The Tosefta to this treatise, which is divided into four chapters, contains many haggadic sentences, of which the following may be quoted here: "Every tribe of the people of Israel has produced a judge of the people and a prophet; Judah and Benjamin also anointed kings through their prophets" (i. 9). "If certain signs indicate the approach of troublous times or a crisis for men, the Jews have the greatest cause for anxiety, since they generally suffer most under them" (ii. 6). Noteworthy in the Tosefta are the descriptions of the miraculous well which traveled with the Israelites in the desert (iii. 11), and of the splendid synagogue (basilica) in Alexandria (iv. 6), and the story of Miriam bat Bilga (the daughter of a priest), who became a pagan and married a general of the Greek kings. When the pagans entered the Temple, Miriam stepped to the altar and cried: "Lykos! Lykos! [= "Wolf! Wolf!"], you have devoured Israel's possessions, and you have not helped them in time of need" (iv. 28).The Gemaras.

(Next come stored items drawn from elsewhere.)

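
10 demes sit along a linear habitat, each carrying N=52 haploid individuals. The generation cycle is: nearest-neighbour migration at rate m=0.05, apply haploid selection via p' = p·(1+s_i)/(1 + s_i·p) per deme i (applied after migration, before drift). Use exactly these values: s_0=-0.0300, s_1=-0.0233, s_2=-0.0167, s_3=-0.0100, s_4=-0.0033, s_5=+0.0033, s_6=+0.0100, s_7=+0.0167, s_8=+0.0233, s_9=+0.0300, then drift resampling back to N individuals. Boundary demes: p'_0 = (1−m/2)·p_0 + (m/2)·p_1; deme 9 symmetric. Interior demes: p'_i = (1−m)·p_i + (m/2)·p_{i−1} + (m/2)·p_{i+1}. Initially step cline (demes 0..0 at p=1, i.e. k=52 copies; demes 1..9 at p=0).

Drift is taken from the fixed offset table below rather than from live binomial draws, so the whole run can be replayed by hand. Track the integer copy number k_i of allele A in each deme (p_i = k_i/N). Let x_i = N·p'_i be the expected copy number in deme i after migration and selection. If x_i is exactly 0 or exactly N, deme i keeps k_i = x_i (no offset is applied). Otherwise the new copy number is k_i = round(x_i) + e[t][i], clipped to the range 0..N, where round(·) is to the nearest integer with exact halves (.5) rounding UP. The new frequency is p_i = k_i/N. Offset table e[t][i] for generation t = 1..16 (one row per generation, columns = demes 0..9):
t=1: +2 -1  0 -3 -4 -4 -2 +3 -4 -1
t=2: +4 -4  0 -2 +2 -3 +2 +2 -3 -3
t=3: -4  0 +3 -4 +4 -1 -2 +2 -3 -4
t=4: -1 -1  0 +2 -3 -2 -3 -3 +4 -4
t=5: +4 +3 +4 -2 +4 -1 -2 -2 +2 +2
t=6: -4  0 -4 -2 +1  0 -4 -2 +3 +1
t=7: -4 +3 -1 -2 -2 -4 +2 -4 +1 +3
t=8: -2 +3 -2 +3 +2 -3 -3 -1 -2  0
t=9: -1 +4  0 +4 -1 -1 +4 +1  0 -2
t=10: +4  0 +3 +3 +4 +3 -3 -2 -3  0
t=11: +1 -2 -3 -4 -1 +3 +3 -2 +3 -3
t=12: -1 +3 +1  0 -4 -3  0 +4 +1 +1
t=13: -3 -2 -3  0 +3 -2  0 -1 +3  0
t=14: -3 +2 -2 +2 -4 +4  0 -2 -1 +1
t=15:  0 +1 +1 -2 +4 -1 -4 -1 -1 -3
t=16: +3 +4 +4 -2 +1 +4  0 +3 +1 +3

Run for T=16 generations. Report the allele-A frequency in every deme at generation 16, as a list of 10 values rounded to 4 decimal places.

t=0: k=[52 0 0 0 0 0 0 0 0 0]
t=1: x=[50.6608 1.2705 0.0000 0.0000 0.0000 0.0000 0.0000 0.0000 0.0000 0.0000] k=[52 0 0 0 0 0 0 0 0 0]
t=2: x=[50.6608 1.2705 0.0000 0.0000 0.0000 0.0000 0.0000 0.0000 0.0000 0.0000] k=[52 0 0 0 0 0 0 0 0 0]
t=3: x=[50.6608 1.2705 0.0000 0.0000 0.0000 0.0000 0.0000 0.0000 0.0000 0.0000] k=[47 1 0 0 0 0 0 0 0 0]
t=4: x=[45.6829 2.0775 0.0246 0.0000 0.0000 0.0000 0.0000 0.0000 0.0000 0.0000] k=[45 1 0 0 0 0 0 0 0 0]
t=5: x=[43.6895 2.0285 0.0246 0.0000 0.0000 0.0000 0.0000 0.0000 0.0000 0.0000] k=[48 5 4 0 0 0 0 0 0 0]
t=6: x=[46.7838 5.9251 3.8643 0.0990 0.0000 0.0000 0.0000 0.0000 0.0000 0.0000] k=[43 6 0 0 0 0 0 0 0 0]
t=7: x=[41.8281 6.6373 0.1475 0.0000 0.0000 0.0000 0.0000 0.0000 0.0000 0.0000] k=[38 10 0 0 0 0 0 0 0 0]
t=8: x=[36.9767 10.2545 0.2458 0.0000 0.0000 0.0000 0.0000 0.0000 0.0000 0.0000] k=[35 13 0 0 0 0 0 0 0 0]
t=9: x=[34.0941 12.9939 0.3196 0.0000 0.0000 0.0000 0.0000 0.0000 0.0000 0.0000] k=[33 17 0 0 0 0 0 0 0 0]
t=10: x=[32.2281 16.7066 0.4180 0.0000 0.0000 0.0000 0.0000 0.0000 0.0000 0.0000] k=[36 17 3 0 0 0 0 0 0 0]
t=11: x=[35.1803 16.8553 3.2237 0.0743 0.0000 0.0000 0.0000 0.0000 0.0000 0.0000] k=[36 15 0 0 0 0 0 0 0 0]
t=12: x=[35.1297 14.8981 0.3688 0.0000 0.0000 0.0000 0.0000 0.0000 0.0000 0.0000] k=[34 18 1 0 0 0 0 0 0 0]
t=13: x=[33.2363 17.6987 1.3772 0.0248 0.0000 0.0000 0.0000 0.0000 0.0000 0.0000] k=[30 16 0 0 0 0 0 0 0 0]
t=14: x=[29.2610 15.6905 0.3934 0.0000 0.0000 0.0000 0.0000 0.0000 0.0000 0.0000] k=[26 18 0 0 0 0 0 0 0 0]
t=15: x=[25.4041 17.4754 0.4425 0.0000 0.0000 0.0000 0.0000 0.0000 0.0000 0.0000] k=[25 18 1 0 0 0 0 0 0 0]
t=16: x=[24.4301 17.4754 1.3772 0.0248 0.0000 0.0000 0.0000 0.0000 0.0000 0.0000] k=[27 21 5 0 0 0 0 0 0 0]

[0.5192, 0.4038, 0.0962, 0.0000, 0.0000, 0.0000, 0.0000, 0.0000, 0.0000, 0.0000]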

Both Gemaras contain, aside from explanations of the various laws of the Mishnah, numerous stories and many interesting sentences. The following may be quoted from the Babylonian Gemara: "The practise of philanthropy is better than many sacrifices" (49b). "Israel could not justify itself for its sins, if the sentences in Jer. xviii. 6 and Ezek. xxxvi. 26, which in a certain sense deny the freedom of the will, had not in a way relieved it from responsibility for its acts" (52b). Noteworthy in the Palestinian Gemara is the story of the cause of Trajan's persecution of the Jews. A son was born to him on the Jewish fast of the Ninth of Ab, and his daughter died on Ḥanukkah, on which feast the Jews lighted candles. Hence, the Jews being suspected of having mourned over the birth of the prince and of having rejoiced over the death of the princess, Trajan persecuted them (55b). There is also a curious account of the enlargement of the well of Siloah, in the hope that the flow of water would increase. After the well was enlarged, however, the water flowed less freely; and it was only after the aperture had been restored to its original size that the flow became as formerly (55d).